Eszterhas candidly admits that his peak Hollywood years were marred by substance abuse. "The coke and the booze," he says, "those weren't helping my creativity, they were holding it back." Now clean and sober for decades, he lives in Cleveland, Ohio, with his second wife, Naomi, reflecting on a career that saw him as a Rolling Stone journalist covering the Kent State massacre and interviewing Charles Manson in prison. He recalls doing acid on a San Francisco beach with Hunter S. Thompson, who later calmed him during a traumatic flashback to his refugee camp past.

Political Swings and Anti-Woke Label

Politically, Eszterhas has swung both left and right, briefly supporting Donald Trump before turning against him over issues like Epstein and ICE. He acknowledges the risk of his reboot being co-opted as a culture-war flashpoint, given Trump's recent stumping for Rush Hour 4 and Amazon MGM's $40 million Melania documentary. "There's a danger," he admits, but adds facetiously that living in Cleveland reduces his personal involvement. His "anti-woke" stance, he explains, stems from a belief that modern Hollywood is too scared of confrontation, leading to a "communication loss" and "human loss."

From Refugee to Hollywood Legend

Eszterhas's life reads like a film script: born in war-torn Hungary, he fled to Allied-occupied Austrian refugee camps before landing in the U.S. Rust Belt at age six. His journalism background—covering labor disputes and serial killers—shaped his screenwriting, with hits like Flashdance earning back its budget nearly 30 times over and Jagged Edge pioneering the neo-noir legal thriller. Even the infamous flop Showgirls has been reevaluated as a cult classic.

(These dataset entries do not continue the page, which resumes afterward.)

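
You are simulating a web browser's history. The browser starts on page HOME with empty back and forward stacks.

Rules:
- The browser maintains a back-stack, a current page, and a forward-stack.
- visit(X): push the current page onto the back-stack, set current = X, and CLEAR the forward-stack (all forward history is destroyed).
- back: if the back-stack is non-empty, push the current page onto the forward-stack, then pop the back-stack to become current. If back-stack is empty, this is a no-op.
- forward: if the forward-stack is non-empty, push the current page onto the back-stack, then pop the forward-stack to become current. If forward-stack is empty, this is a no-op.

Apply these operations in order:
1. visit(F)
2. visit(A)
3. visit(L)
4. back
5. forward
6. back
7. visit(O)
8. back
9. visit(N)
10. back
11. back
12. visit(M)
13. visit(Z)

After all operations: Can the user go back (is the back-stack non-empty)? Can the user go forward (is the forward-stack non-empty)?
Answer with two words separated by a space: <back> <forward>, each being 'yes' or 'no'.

Answer: yes no

Derivation:
After 1 (visit(F)): cur=F back=1 fwd=0
After 2 (visit(A)): cur=A back=2 fwd=0
After 3 (visit(L)): cur=L back=3 fwd=0
After 4 (back): cur=A back=2 fwd=1
After 5 (forward): cur=L back=3 fwd=0
After 6 (back): cur=A back=2 fwd=1
After 7 (visit(O)): cur=O back=3 fwd=0
After 8 (back): cur=A back=2 fwd=1
After 9 (visit(N)): cur=N back=3 fwd=0
After 10 (back): cur=A back=2 fwd=1
After 11 (back): cur=F back=1 fwd=2
After 12 (visit(M)): cur=M back=2 fwd=0
After 13 (visit(Z)): cur=Z back=3 fwd=0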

Family and Future in Cleveland

Despite his Hollywood success, Eszterhas and his Ohio-born wife Naomi chose to raise their four sons in Cleveland, away from the excesses of Tinseltown parties. Now, with his boys grown, he continues to write, including a 750-page memoir, Hollywood Animal, and a podcast series. In a poignant moment, he recalls his son quoting a Flashdance line—"If you give up on your dreams, you die"—when announcing plans to become a rock star, leaving Eszterhas to reflect, "What a fucking checkmate."